A recent court case (Younies v. Merit Systems Protection Board, CAFC No. 2011-3031 (12/5/11)) describes the following scenario:
A probationary employee (Younies) failed to disclose on his application for a supervisory EO Specialist position with the Department of Labor that he had previously been convicted of a crime. Younies checked “no” on the application both when he submitted the form originally and again when the agency asked him to sign his application when he reported for duty.
The agency ran a background check on Mr. Younies and lo and behold it turned up that he had been convicted of disturbing the peace under California law and had served one-year probation. The DoL met with Younies to do some fact-finding. He admitted, both at the meeting and in a written statement he submitted to the agency the following day that he had been arrested but insisted he had never been convicted, calling his sentence “informal probation.” He explained that because the incident had been five years before, he sort of forgot about it. He helpfully provided the criminal case number. He also provided a copy of a letter from his attorney indicating, “Mr. Younies had pled guilty to Disturbing the Peace…” and including a copy of the “Order for Relief in his case. (Opinion, pp. 1-3)
That Order specifically stated, “This order does NOT [emphasis in original] relieve the defendant of the obligation to disclose the conviction in response to any direct question contained in any questionnaire or application for public office….” (p. 3)
Most HR specialists would tell you that Mr. Younies was in deep trouble for failing to disclose the prior conviction both in the two applications and in the fact-finding meetings with the agency where he insisted he had not been convicted of anything.
Not too surprising that the agency terminated Younies during his probationary period. He appealed to the MSPB only to be told that the Board lacked jurisdiction because the DoL did not rely on pre-probationary reasons for his termination. (p. 2)
On appeal to the Federal Circuit, Younies argued that because he was dismissed for lack of candor on his employment application that it did amount to “pre-probationary” reasons and therefore the MSPB had jurisdiction and should not have thrown his case out.
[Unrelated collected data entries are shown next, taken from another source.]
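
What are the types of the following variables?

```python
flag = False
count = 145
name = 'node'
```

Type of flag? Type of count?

flag is bool; count is int

bool, int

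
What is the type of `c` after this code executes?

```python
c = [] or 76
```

'or' returns first truthy value (76, which is int)

int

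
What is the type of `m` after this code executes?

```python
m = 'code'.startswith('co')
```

str.startswith() returns bool

bool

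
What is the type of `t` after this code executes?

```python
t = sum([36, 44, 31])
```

sum() of ints returns int

int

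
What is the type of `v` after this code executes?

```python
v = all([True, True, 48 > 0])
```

all() returns bool

bool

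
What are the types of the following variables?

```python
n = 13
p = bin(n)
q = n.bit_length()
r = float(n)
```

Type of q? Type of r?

int.bit_length() returns int; float() returns float

int, float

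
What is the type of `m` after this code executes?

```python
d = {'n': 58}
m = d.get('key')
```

dict.get() returns None when key 'key' is not found and no default given

NoneType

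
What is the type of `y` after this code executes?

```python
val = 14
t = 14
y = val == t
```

Equality comparison returns bool

bool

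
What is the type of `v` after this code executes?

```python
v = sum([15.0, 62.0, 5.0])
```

sum() of floats returns float

float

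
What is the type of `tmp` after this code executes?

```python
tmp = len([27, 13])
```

len() always returns int

int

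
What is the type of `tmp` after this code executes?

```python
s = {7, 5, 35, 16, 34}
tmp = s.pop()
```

Popping from a set of ints returns int

int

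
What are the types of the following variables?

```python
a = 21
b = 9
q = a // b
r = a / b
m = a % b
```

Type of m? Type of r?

int % int returns int; int / int returns float

int, float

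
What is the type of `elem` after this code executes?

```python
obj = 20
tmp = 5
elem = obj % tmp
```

int % int returns int (20 % 5 = 0)

int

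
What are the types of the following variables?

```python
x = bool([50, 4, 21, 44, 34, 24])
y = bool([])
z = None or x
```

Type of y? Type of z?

bool() returns bool; None or <bool> returns the bool

bool, bool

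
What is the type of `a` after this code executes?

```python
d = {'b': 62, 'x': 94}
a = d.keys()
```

.keys() returns a dict_keys view object

dict_keys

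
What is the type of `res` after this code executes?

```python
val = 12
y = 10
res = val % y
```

int % int returns int (12 % 10 = 2)

int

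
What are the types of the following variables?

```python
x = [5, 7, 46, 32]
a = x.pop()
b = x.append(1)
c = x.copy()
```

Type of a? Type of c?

list.pop() returns the element (int); list.copy() returns list

int, list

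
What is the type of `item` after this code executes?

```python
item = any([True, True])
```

any() returns bool

bool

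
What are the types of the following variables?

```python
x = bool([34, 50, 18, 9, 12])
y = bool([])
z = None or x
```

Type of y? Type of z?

bool() returns bool; None or <bool> returns the bool

bool, bool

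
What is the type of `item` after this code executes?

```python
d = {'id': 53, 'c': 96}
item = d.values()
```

.values() returns a dict_values view object

dict_values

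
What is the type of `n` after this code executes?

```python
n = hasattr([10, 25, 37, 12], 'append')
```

hasattr() returns bool

bool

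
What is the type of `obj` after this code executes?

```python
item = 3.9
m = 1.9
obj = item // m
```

float // float returns float (floor division preserves float type)

float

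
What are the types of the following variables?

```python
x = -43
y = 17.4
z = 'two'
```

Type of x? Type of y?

x is int; y is float

int, float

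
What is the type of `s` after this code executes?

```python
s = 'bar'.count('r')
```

str.count() returns int

int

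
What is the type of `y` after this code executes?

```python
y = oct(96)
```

oct() returns str representation

str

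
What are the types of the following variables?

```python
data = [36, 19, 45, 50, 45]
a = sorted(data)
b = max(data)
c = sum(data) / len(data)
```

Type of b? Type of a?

max of ints returns int; sorted() returns list

int, list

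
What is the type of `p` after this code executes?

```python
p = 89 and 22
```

'and' returns the last value when all truthy (22, which is int)

int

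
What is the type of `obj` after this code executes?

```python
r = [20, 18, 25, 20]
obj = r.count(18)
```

list.count() returns int

int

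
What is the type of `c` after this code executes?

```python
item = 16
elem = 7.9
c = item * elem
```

int * float returns float (16 * 7.9 = 126.4)

float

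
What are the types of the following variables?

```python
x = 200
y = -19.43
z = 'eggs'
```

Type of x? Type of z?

x is int; z is str

int, str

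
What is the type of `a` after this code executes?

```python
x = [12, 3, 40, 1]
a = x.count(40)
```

list.count() returns int

int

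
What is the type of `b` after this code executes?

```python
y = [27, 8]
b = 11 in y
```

'in' operator returns bool

bool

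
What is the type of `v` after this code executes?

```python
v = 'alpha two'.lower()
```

str.lower() returns str

str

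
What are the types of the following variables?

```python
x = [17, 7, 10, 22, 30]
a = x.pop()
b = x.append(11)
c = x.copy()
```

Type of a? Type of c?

list.pop() returns the element (int); list.copy() returns list

int, list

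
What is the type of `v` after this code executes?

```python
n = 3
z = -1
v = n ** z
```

int ** negative int returns float

float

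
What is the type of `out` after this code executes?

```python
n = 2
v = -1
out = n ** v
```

int ** negative int returns float

float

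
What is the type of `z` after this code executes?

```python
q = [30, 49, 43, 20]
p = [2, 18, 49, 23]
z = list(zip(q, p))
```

list(zip(...)) returns a list of tuples

list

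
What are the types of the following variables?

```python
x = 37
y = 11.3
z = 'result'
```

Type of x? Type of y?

x is int; y is float

int, float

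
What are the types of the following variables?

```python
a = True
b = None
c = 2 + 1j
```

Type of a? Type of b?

a is bool; b is NoneType

bool, NoneType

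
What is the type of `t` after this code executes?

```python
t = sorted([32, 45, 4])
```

sorted() always returns list

list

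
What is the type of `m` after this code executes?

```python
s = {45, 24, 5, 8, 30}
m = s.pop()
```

Popping from a set of ints returns int

int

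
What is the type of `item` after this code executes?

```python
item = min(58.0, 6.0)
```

min() of floats returns float

float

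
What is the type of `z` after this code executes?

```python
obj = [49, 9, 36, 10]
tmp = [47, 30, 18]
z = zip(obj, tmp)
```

zip() returns a zip iterator object

zip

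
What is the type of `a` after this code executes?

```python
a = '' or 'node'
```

'or' returns first truthy value ('node', which is str)

str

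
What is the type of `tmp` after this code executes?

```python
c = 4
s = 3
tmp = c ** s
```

int ** positive int returns int (4 ** 3 = 64)

int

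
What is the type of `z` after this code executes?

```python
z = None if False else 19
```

Ternary: condition is False, else branch (19) taken → int

int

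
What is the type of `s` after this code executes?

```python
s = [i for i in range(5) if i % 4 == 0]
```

A list comprehension [...] produces a list

list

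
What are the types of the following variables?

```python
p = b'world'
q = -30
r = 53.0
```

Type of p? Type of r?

p is bytes; r is float

bytes, float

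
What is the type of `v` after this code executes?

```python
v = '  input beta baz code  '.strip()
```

str.strip() returns str

str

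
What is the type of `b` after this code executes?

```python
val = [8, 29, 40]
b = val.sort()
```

list.sort() returns None (sorts in place)

NoneType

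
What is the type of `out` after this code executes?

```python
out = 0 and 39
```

'and' returns the first falsy value (0, which is int)

int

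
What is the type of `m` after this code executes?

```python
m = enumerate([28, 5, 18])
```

enumerate() returns an enumerate iterator object

enumerate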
The appeals court has sided with the MSPB, pointing out that the agency in its termination letter had specifically cited the second application that Younies signed once he reported for work. (p. 4) It obviously muddled the record that the agency had gone on to state that Younies’ “failure to disclose your probation, beginning in 2004 on the [application form] is not in accordance with the truthfulness that management expects of its employees.” (p. 4)
This gave Younies’ room to argue that indeed the agency had relied on a pre-probationary act—his initial employment application—in terminating him and therefore the MSPB should take jurisdiction. Further, the agency would have been required to have given him advance written notice, the right to reply, and a final written decision in order to terminate Younies, which it apparently had not done in his case. Thus, whether Younies was terminated for “pre-“ or “post-“ probationary activities became an important distinction.
Fortunately for the agency and unfortunately for Mr. Younies, the appeals court was willing to view his signature on the second application after he was hired as separate and apart from his initial application submitted before hire. The court simply did not buy Younies’ contention that the two signatures were in effect one and the same and therefore both constituted “pre-probationary” actions. (p. 6)
One lesson to glean from this case is the importance of ensuring that applicants sign their applications again when they report for duty.